After the last fiscal year ended on June 30, a total of $65.8 million in donations and pledges had been reported, an all-time university record. Institutional Advancement, the office that oversees fundraising, aims to surpass the record by amassing $70 million in donations, Interim Senior Vice President of Institutional Advancement Tilghman Moyer said.
The university increased funding for Institutional Advancement by $1.3 million for this fiscal year.
Moyer said the figures have been on track to meet the goal with 50 percent more money raised than they had this time last year. However, Moyer said the number of donors is “slightly behind by a few hundred alumni donors” compared to last year’s numbers, something he said isn’t of much concern with less than four months to go until the figures are final.
As of last year, Temple’s alumni participation rate came in at 7 percent, a point Temple has mostly sat at for the last decade.

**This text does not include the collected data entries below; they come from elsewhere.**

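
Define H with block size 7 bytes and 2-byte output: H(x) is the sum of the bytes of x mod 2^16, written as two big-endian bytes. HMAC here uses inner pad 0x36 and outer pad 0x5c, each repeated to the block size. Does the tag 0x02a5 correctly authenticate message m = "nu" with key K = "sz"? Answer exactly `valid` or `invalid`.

valid

Key "sz" = 73 7a is 2 bytes ≤ B = 7; zero-pad to 7 bytes: K' = 73 7a 00 00 00 00 00.
K' ⊕ ipad = 45 4c 36 36 36 36 36; K' ⊕ opad = 2f 26 5c 5c 5c 5c 5c.
Inner hash: sum = 69+76+54+54+54+54+54+110+117 = 642 → 02 82.
Outer hash (recomputed tag): sum = 47+38+92+92+92+92+92+2+130 = 677 → 02 a5.
Recomputed tag = 02a5; claimed = 02a5 → match.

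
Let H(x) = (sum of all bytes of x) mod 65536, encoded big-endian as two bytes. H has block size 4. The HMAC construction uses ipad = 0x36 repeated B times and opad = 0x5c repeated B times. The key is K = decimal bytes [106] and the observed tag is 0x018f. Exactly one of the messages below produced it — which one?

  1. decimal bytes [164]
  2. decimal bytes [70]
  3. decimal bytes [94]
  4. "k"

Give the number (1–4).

2

Key decimal bytes [106] = 6a is 1 byte ≤ B = 4; zero-pad to 4 bytes: K' = 6a 00 00 00.
K' ⊕ ipad = 5c 36 36 36; K' ⊕ opad = 36 5c 5c 5c.
m1: inner = H(5c 36 36 36 a4) = 01 a2; tag = H(36 5c 5c 5c 01 a2) = 01ed
m2: inner = H(5c 36 36 36 46) = 01 44; tag = H(36 5c 5c 5c 01 44) = 018f ← matches
m3: inner = H(5c 36 36 36 5e) = 01 5c; tag = H(36 5c 5c 5c 01 5c) = 01a7
m4: inner = H(5c 36 36 36 6b) = 01 69; tag = H(36 5c 5c 5c 01 69) = 01b4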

Moyer said that in a detailed study a few years ago, it was found that these numbers are typical of urban and historically commuter colleges.
However, this doesn’t keep administrators from aiming to match higher rates at other nearby universities. Penn State had an alumni participation rate of 30 percent and the University of Pittsburgh’s rate was 35 percent last year.
These numbers also serve another purpose. In the annual U.S. News & World Report that ranks colleges, alumni participation rate is factored into the decision. In the 2013 report, alumni participation served a minor role among the seven-category test with this number contributing an estimated 5 percent of the decision-making. Additionally, the alumni participation rate is requested by foundations in their decision-making process to donate grants.
“It’s an area that certainly this office can impact in those rankings,” Moyer said. “I think it’s a place where alumni can feel like they’re making an impact on the rankings of the university. The higher the ranking, the more value the Temple degree has.”
Alumni donations are typically given with restrictions on what the money may be used for. The most common purposes are to fund a scholarship via the endowment or invest in capital, such as constructing new buildings.
In Fiscal Year 2012, $9 million in donations went toward student support and $10.5 million went toward campus development. Temple’s chief financial officer and treasurer Ken Kaiser said an unrestricted donation – one without a desired designation by the donor – may help with the budget, but isn’t as long-term beneficial for Temple.
“If [Moyer] came in and said, ‘Hey, I got a $10 million gift just unrestricted for operations, I’d say, ‘That’s great, give me the check,’” Kaiser said. “But what’s it really going to do for Temple in the long run? To get endowed gifts or for capital, they’re really transformational.”
In November, trustee Lewis Katz made a pledge to donate $25 million to the university, an all-time record for Temple. Kaiser said it has yet to be determined if Katz wants the money to go toward a certain designation. Moyer said that this donation has not been added into the figures for total dollars raised.
When asked if there was a noticeable fluctuation in alumni support following the elimination of seven non-revenue sports in December, Moyer said he didn’t see one in the statistics.
“I’m not that naive to think that it hasn’t affected some people’s decisions to make a gift,” Moyer said. “But we’re not seeing the drop-off that perhaps those that aren’t closest to the program think that we would see.”